Presiones y amenazas en medio de la expansión de la IA
La creciente necesidad de infraestructura para la inteligencia artificial ha convertido a las tranquilas zonas rurales de EE. UU. en verdaderos campos de batalla. Los proyectos de centros de datos, impulsados por empresas como Oracle y OpenAI, requieren vastas extensiones de terreno, elevando los precios de la tierra muy por encima de su valor agrícola. Esta situación ha llevado a los funcionarios locales a una posición delicada, enfrentando la ira de los residentes y, en algunos casos, amenazas directas por sus decisiones.
En Saline Township, Michigan, Kelly Marion, secretaria del municipio, ha reportado haber recibido amenazas de muerte por apoyar propuestas de centros de datos. Situaciones similares se han vivido en Box Elder County, Utah, y Marshall, Michigan, donde comisionados y miembros del consejo han sido blanco de intimidación. La polémica ha escalado al punto de que algunas reuniones públicas han tenido que ser pospuestas o restringidas, evidenciando la tensión que genera este tipo de desarrollo.
La pugna por la tierra y el aumento descontrolado de precios
El conflicto no se limita solo a las amenazas. La irrupción de las empresas de IA ha creado una competencia feroz por la tierra, superando con creces lo que agricultores y desarrolladores de viviendas pueden pagar. Según la firma de propiedades comerciales Avison Young, las compras de terrenos para centros de datos alcanzaron los 6 mil millones de dólares solo en el primer semestre de 2026, lo que representa un aumento del 79% respecto al año anterior. Estos proyectos ahora representan el 27% de los sitios de desarrollo en Estados Unidos.
El valor de la tierra en algunas zonas, como el norte de Virginia, ha llegado a millones de dólares por acre debido a la alta demanda y el acceso confiable a la red eléctrica. Los agricultores a menudo reciben ofertas que son difíciles de rechazar, llegando a ser diez veces superiores al valor agrícola, lo que genera un dilema entre la preservación de las tierras de cultivo y el beneficio económico. Esta situación ha encendido las alarmas sobre el futuro de las comunidades rurales y la sostenibilidad de los recursos naturales, especialmente agua y electricidad.
Preocupaciones comunitarias y un futuro incierto
Los residentes de las áreas afectadas expresan serias preocupaciones sobre el impacto de estos megaproyectos en sus vidas. Temen un aumento desmesurado en el consumo de electricidad y agua, una mayor congestión vial y una presión adicional sobre los servicios locales. Además, la especulación inmobiliaria que generan estos centros podría hacer inviable la vida para las generaciones futuras de agricultores y familias locales.
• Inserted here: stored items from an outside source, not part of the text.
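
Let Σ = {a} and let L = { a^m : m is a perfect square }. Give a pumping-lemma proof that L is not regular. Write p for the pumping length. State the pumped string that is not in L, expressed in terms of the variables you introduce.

Assume L is regular. Let p be the pumping length given by the pumping lemma.
Take w = a^{p²} ∈ L with |w| = p² ≥ p.
Write w = xyz as guaranteed by the lemma, with |xy| ≤ p and |y| ≥ 1.
Then y = a^k for some k with 1 ≤ k ≤ p.
Pump with i = 2: xy^2z = a^{p²+k}. Since 1 ≤ k ≤ p, p² < p²+k ≤ p²+p < (p+1)², so p²+k lies strictly between consecutive squares and is not a perfect square. So xy^2z ∉ L.
This is a contradiction; hence L is not regular.

a^{p²+k}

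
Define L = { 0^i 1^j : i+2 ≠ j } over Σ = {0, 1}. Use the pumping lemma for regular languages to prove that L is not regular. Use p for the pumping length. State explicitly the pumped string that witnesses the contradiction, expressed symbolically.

Suppose for contradiction that L is regular, and let p be the pumping length.
Choose w = 0^p 1^{p+p!+2}. Since p ≠ (p+p!+2)-2 = p+p!, w ∈ L; and |w| ≥ p.
The pumping lemma gives a decomposition w = xyz where |xy| ≤ p and |y| ≥ 1.
Since the first p symbols of w are all 0's and |xy| ≤ p, y lies entirely in the leading 0-block: y = 0^k for some k with 1 ≤ k ≤ p.
Since 1 ≤ k ≤ p, k divides p!; set t = 1 + p!/k. Then xy^t z has p + (p!/k)·k = p + p! copies of 0. Now the 0-count is p+p! and (1-count)-2 = (p+p!+2)-2 = p+p!, so i+2 ≠ j fails. So xy^t z = 0^{p+p!} 1^{p+p!+2} ∉ L.
Contradiction. Therefore L is not regular.

0^{p+p!} 1^{p+p!+2}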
Analistas financieros han advertido que la oposición política y comunitaria podría convertirse en un riesgo significativo para los planes de expansión futuros de los centros de datos. La balanza entre el progreso tecnológico y la calidad de vida de las comunidades rurales se ha vuelto un debate central en la agenda pública de EE. UU.
En resumen
- Funcionarios de EE. UU. enfrentan amenazas por la aprobación de centros de datos de IA.
- La expansión de estos centros eleva los precios de la tierra rural a valores récord.
- Las comunidades expresan preocupación por el uso de agua, energía y el impacto social.
- Las compras de terrenos para centros de datos alcanzaron los 6 mil millones de dólares en el primer semestre de 2026.
- Grandes tecnológicas ofrecen precios que son hasta diez veces superiores al valor agrícola de las tierras.
- La oposición local podría frenar futuros proyectos de infraestructura de IA en el país.